Le cadre n'est pas tellement intimidant. Il est même assez modeste, voir étroit. Son agencement n'est pas, lui non plus, particulier. Deux fauteuils noir embaumant le neuf, le genre de meubles qui ne sont jamais cher, jamais rembourré de plumes précieuses mais qui restent étonnamment les plus confortables. Quatre murs entourent la scène, d'un noir plus discret que les fauteuils mais non moins influents sur la luminosité. D'ailleurs, la lumière de la pièce naît via une lampe murale puissante, crachotant légèrement des nuages ambrés. Posés sur une table basse, à quelques longueurs des fauteuils, des mets de substitution, une télécommande et quelques ustensiles divers attendent que l'attention humaine s'attache à leurs contours familiers. Derrière la jeune femme, assise dans une position loin d'être régalienne mais plutôt détendue, un écran plasma allumé diffuse en boucle les bandes annonces d'ancien film de la compagnie Umbre Communauty, ainsi que le premier essai d'Umbre Legacy. Elle sourit - sincèrement lui signale son instinct de journaliste - et c'est parfait. L'entretien n'en sera que plus aisé. Après un traditionnel raclement de gorge, le journaliste posa son stylo sur sa feuille et enterra l'ancre de son regard dans l'iris de sa cliente.
Journaliste : Bonjour, Pauline Umbre, et merci de nous accueillir. Je vais aller droit au but, cet interview est prévu pour durer assez peu de temps, mais j'espère que vous pourrez nous en dire assez long sur votre compagnie. Bien, allons-y. Vous êtes donc la fille du producteur sans visage, Umbre, décédé à Fundance ?
Umbre Legacy : Oui. Mon père a travaillé plusieurs années dans cette ville et il a obtenu une fois le titre, à une époque où la ville était légèrement plus active et dotée d'une culture intéressante. L'époque des Films du Cyborg ou de Misterdada, aujourd'hui à Gérard Merveille.
Journaliste : Vous étiez à l'époque réalisatrice pour la compagnie de votre paternel, comment avez vous réagi à sa disparition ?

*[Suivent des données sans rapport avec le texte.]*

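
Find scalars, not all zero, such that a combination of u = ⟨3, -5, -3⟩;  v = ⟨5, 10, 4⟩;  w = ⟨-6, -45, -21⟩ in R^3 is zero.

Set up α₁u + … + α₃w = 0 and solve the homogeneous system.
One solution (up to scaling) is (3, -3, -1).

3u - 3v - w = 0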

Umbre Legacy : Oh, eh bien, très mal. Tout allait plutôt bien, tout commençait à aller bien, la politique de mystère autour de mon père n'avait pas été inquiétée par les journalistes, même si beaucoup se posaient des questions et les films commençaient à prendre forme, sans être bien bons pour autant. Mais, cette nuit là, il travaillait sur le scénario d'un nouveau film après une petite absence des studios de Fundanse et quelques semaines sabbatiques loin du studio, et il a disparu. Quand je suis arrivée chez lui pour travailler, sa maison avait prit feu et son corps était trop brûlé pour y comprendre quelque chose. Mais depuis, l'enquête à été ouverte et je ferais tout pour savoir ce qu'il lui est arrivé. En tant que réalisatrice et productrice, je serais bien placée pour faire découvrir cette vérité au monde.
Journaliste : Votre père avait ouvert une branche de sa société sur le sol de Gérard Merveille non ?
Umbre Legacy : Oui, News from Arkham. Il y travaillait beaucoup moins et les quelques films lancés étaient en quelque sorte des sondes. Mon père avait toujours eu beaucoup de respect pour Gérardmerveille. Cette ville est la capitale du Cinéma de Ciné Island, sans concurrentes et elle rayonnait largement jusqu'à Fundanse. Les producteurs qui y officiaient avaient beaucoup de talent et mon père n'avait pas osé s'aventurer sur ce terrain pendant longtemps, jusqu'à quelques semaines avant sa mort. Depuis, News from Arkham a été supprimée, ainsi que la Umbre Communauty, par mes soins mais je suis de retour et l'héritage d'Umbre a décidé de poser ses graines à Gérardmerveille cette fois, dans plusieurs buts évidents. Umbre Legacy sera un studio dans la continuité de Communauty et je vous ferai signe à chaque fois qu'un de nos films sortira. Le tout premier, dont je ne suis pas très fière, Rekindled, sera disponible en salle dès le 29 de ce mois. Nous comptons avancer lentement, mais nous espérons avancer sûrement.
Journaliste : Merci de vos réponses, et au plaisir de vous laisser vous imprégner de notre ville.